It’s April 22, 2025. The S&P 500 has had a wild ride of late. It’s down about 11% year-to-date, but that doesn’t begin to tell the story. It’s been a mad house.
Given the pain we’ve been through, it seems time to ask the big question “Is now the time to buy?”
Headlines
This has been a popular headline. Amazon has pulled back, Nvidia, Tesla…you name it, they all look like bargains. Even an investment in a nicely diversified and low-cost S&P 500 fund is likely a bargain.
The problem is that it is easy to judge a bargain based on yesterday’s prices. If we look at the iShares Core S&P 500 ETF (IVV):

Its price is down 11.05% year-to-date. That’s a bargain.
It’s the same 500 great US companies. They’re just 11% cheaper than they were at the start of 2025.
But Part of The Chart is Missing!
That’s a nice chart, but it doesn’t show us the price of IVV tomorrow, or at the end of 2025.
$525 per share looks like a good price today compared to $587 per share at the beginning of the year. We’ll get more shares for our money. That’s good.
But what happens if we have a 2% drop tomorrow? How about if we go into a recession, or inflation remains high, or there is more tariff craziness. If this happens, the price could be a lot lower at the end of the year.
Not so much of a bargain.
It’s Impossible to Know…
…what the rest of the chart looks like.
I know that the S&P 500 price chart for 1928 to today looks like this.

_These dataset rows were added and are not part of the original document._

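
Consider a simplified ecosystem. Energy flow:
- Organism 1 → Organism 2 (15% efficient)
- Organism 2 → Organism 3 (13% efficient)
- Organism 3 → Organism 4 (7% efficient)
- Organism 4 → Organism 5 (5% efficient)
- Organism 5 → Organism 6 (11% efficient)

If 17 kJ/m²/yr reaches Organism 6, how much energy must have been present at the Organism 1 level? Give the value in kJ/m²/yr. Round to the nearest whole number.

2264402 kJ/m²/yr

Cumulative transfer efficiency: 0.15 × 0.13 × 0.07 × 0.05 × 0.11 = 0.0000075075
Organism 1 energy = 17 / 0.0000075075 = 2264402 kJ/m²/yr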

That’s awesome, but I also know the chart for this year looks exactly like the chart for IVV, which is not as cool. While the S&P 500 pulls back frequently, and we know we need to ride that out in pursuit of long-term gains, how do we navigate the volatlity? How do we know when we’ve reached bottom?
We don’t.
But their are strategies to help us.
Dollar Cost Averaging
While this sounds complicated, it’s not. Chances are if you have a workplace retirement savings plan, you’re already doing it.
Your company is nice enough to take some money out of each of your paychecks and they move it into your account in the plan. When it goes in, it buys more shares of the securities you’ve chosen. Whether the market is at top, bottom, or somewhere in the middle, you’re buying more shares.
Does it Really Work?
Let’s look at an example.
I’ve just returned from the casino and I have $700 in winnings to invest.
I’m a gambler who is conservative with my money (go figure) so I want to invest in a nice low-cost S&P 500 ETF. I choose IVV.
I open up a brokerage account, transfer the $700 in, and I buy as much IVV as I can get with $700.
Or, I could decide that I’m going to break this up into 7 equal $100 purchases to prevent me from buying all before a steep decline.
This is dollar cost averaging – what’s so hard about that.
Let’s Look at the Results
We’ll start with dollar cost averaging. Since I don’t have the IVV prices for the upcoming 7 months, we’ll look at the prior 7 months. As you know, it’s been a rocky ride.
The chart below shows 7 investments of $100 each. I make my investment on the last business day of the month. I’m not trying to time my investment and choose the day after a decline, I simply buy shares on the last business day.
The IVV column is the ETF closing price on that day, the buy is always $100, and the shares bought is $100 / the price I paid.
Today’s value is the shares that I bought x today’s price.
This is a bummer. I’ve put in $700 over 7 months and I have $625.29. I’ve lost $74.71 or 10.6%.

All-In
Let’s take a look at what would have happened if I had invested the whole $700 on each of these days.
Same days and IVV closing price, but now, each of these is a $700 buy so it shows the shares I’d get with $700. And again, today’s value is the value of those shares using today’s price.

My dollar-cost-averaging result was an ending value of $625 after 7 equal purchases spaced out a month apart. 3 of the one time purchases have beaten my dollar-cost-averaging results, 4 of them have lagged behind.
Wrap-Up
This is a very small example. Typically, we’re dollar-cost-averaging over many years. In my 401k, I bought shares of the same small group of funds every month for over 20 years.
Between 1999 and 2019, there were many market pull-backs. I bought more shares on every single one of them.
There were also a lot of peaks. I bought these as well. And every purchase at peak went on to new highs.
Time is your friend.
Timing the market is hard, We’re not good at guessing the bottom or the top. But making regular investments over a long period of time shields us from going all-in at the wrong time. It also removes a lot of worry.